“Bir millet/kavim, kendini değiştirmedikçe, Allah, onun durumunu değiştirmez.” (Ra’d, 11)
Bu; ap-açık bir tavsiye, gayet belli kesin bir emirdir.
Bunu, herkes, boynunu büküp, derin derin düşünmeli, nefs muhasebesi yapmalı, ‘değişim’in mânasını iyiden iyiye çözmelidir.
Değişim; hem sosyo-kültürel, hem fennî ve hem de bediî bir faaliyettir.
Tabiî ki, iki cephelidir: “Biz, ona, iki de (hayır/doğru/hak ve bâtıl/şer/yanlış) yol da gösterdik.” (Beled, 10)
İnsan tercihini yaparken, cüz’i irâdesinin emrinde değil, cüz’i irâdesini emri alma muhakemesini yaparak, mesâfe almaya çalışmalıdır.
Başarıda gösterdiği her şeyde “ben’ diyen insanoğlu; acze veya başarısızlığa düşünce, kusuru niçin başka mecrâlarda arar?
Ateist-putpereslerin avcumuzun içine sıkıştırdıkları ve adına cep telefonu dediğimiz âletle dünyaları temâşâ ederken; ‘değişme’nin, lâfazanlıkla, vurdumduymazlıkla, nemelâzımcılıkla değil, fennî ilmin tecrübî laboratuvarlarında vücûd bulduğunu aklımıza sokamamışız.
İmam-ı Gazali’nin bilmem hangi mevzû üzerindeki sözünü muhakemesiz tenkid ederken; O’nun, hazîneler değerindeki, “Anatomi ve astronomi ilimlerini bilmeyen, Allah ü teâlânın varlığını ve kudretini anlayamaz.” sözünü, bir defa olsun zihninden geçirme istidadını göstermemiştir.
Gerektiğinde, Yûnus Emre’nin:
“İlim ilim bilmekdür ilim kendin bilmekdür
Sen kendüni bilmezsin yâ nice okumakdur
Okumakdan ma’ni ne kişi Hakk’ı bilmekdür
Çün okudun bilmezin ha bir kurı emekdur” (Bknz.

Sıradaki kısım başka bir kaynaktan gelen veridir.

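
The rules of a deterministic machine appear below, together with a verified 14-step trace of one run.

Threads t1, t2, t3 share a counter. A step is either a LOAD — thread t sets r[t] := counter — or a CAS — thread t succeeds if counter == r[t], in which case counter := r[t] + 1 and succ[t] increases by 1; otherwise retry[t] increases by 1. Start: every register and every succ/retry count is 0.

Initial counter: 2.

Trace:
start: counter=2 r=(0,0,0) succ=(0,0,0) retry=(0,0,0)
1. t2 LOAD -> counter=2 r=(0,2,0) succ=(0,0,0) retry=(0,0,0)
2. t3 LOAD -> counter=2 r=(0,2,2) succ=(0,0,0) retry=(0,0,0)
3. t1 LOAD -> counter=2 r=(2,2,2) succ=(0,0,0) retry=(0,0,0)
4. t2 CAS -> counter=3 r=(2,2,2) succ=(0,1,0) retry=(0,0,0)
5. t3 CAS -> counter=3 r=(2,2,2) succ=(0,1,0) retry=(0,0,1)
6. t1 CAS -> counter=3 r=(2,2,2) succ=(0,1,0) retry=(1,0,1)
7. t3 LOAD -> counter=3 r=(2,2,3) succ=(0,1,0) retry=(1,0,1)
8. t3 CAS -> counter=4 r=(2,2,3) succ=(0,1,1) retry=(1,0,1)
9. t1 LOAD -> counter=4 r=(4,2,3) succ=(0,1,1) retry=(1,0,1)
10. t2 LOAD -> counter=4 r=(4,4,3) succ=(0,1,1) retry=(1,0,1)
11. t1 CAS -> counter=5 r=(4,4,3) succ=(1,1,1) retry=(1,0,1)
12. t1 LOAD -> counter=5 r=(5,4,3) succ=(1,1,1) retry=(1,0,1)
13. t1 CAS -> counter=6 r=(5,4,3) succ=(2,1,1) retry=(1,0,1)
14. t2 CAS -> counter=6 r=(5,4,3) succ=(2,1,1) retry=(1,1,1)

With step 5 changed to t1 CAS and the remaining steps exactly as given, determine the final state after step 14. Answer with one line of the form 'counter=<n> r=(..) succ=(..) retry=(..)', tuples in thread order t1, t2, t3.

counter=6 r=(5,4,3) succ=(2,1,1) retry=(2,1,0)

(re-executing from step 5 with the substitution; state before step 5: counter=3 r=(2,2,2) succ=(0,1,0) retry=(0,0,0))
5. t1 CAS -> counter=3 r=(2,2,2) succ=(0,1,0) retry=(1,0,0)
6. t1 CAS -> counter=3 r=(2,2,2) succ=(0,1,0) retry=(2,0,0)
7. t3 LOAD -> counter=3 r=(2,2,3) succ=(0,1,0) retry=(2,0,0)
8. t3 CAS -> counter=4 r=(2,2,3) succ=(0,1,1) retry=(2,0,0)
9. t1 LOAD -> counter=4 r=(4,2,3) succ=(0,1,1) retry=(2,0,0)
10. t2 LOAD -> counter=4 r=(4,4,3) succ=(0,1,1) retry=(2,0,0)
11. t1 CAS -> counter=5 r=(4,4,3) succ=(1,1,1) retry=(2,0,0)
12. t1 LOAD -> counter=5 r=(5,4,3) succ=(1,1,1) retry=(2,0,0)
13. t1 CAS -> counter=6 r=(5,4,3) succ=(2,1,1) retry=(2,0,0)
14. t2 CAS -> counter=6 r=(5,4,3) succ=(2,1,1) retry=(2,1,0)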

Yûnus Emre Dîvanı, Timurtaş Sf. 65)
Mısralarını; veya yine O’nun;
“Akıl irdüği değül bu göz gördüği değül
Dil söz virdüği değül bî-lisân bî ser gerek” (Timurtaş, Sf. 88)
Mısrâlarındaki derinliği, zaman’ın her ânında düşünmekten geri durmamamız gerekir.
“Kendini bilmek”, “anatomiyi bilmek” yolculuğundan “Hakk’ı bilmek” mertebesine ulaşmanın ve insanın iç-dış âhengini kavramanın zevk ve heyecanına, ister fen laboratuvarlarında, ister bizzat tabiatta birebir muhatap olduğumuz hâdiseleri müşahadenin idrakiyle sahip olmalıyız.
Çiçeklerden, meyvalara, arılardan, meleyen kuzulara, sincaplardan kargalara, farelere, fillere, develere, kartallara ...kadar nice canlının ibret dolu hayatını gözlememiz yeter de artar bile!..
Ne ihtişamlı, ne mükemmel, ne güzel, ne âhenkli, ne kendinden geçirici ve haz verici nimetlerle iç içeyiz de, onlardan habersiziz, değil mi?!
Haydi çıkalım dağlara ve sesimiz çıktığı kadar haykıralım!..
“Bir dağın başında yapayalnızım;
Boşuna kuşatmış zamanlar beni!
Münzevî sarhoşluk, sır sızım sızım;
Harfsiz, renksiz, sözsüz kim anlar beni?”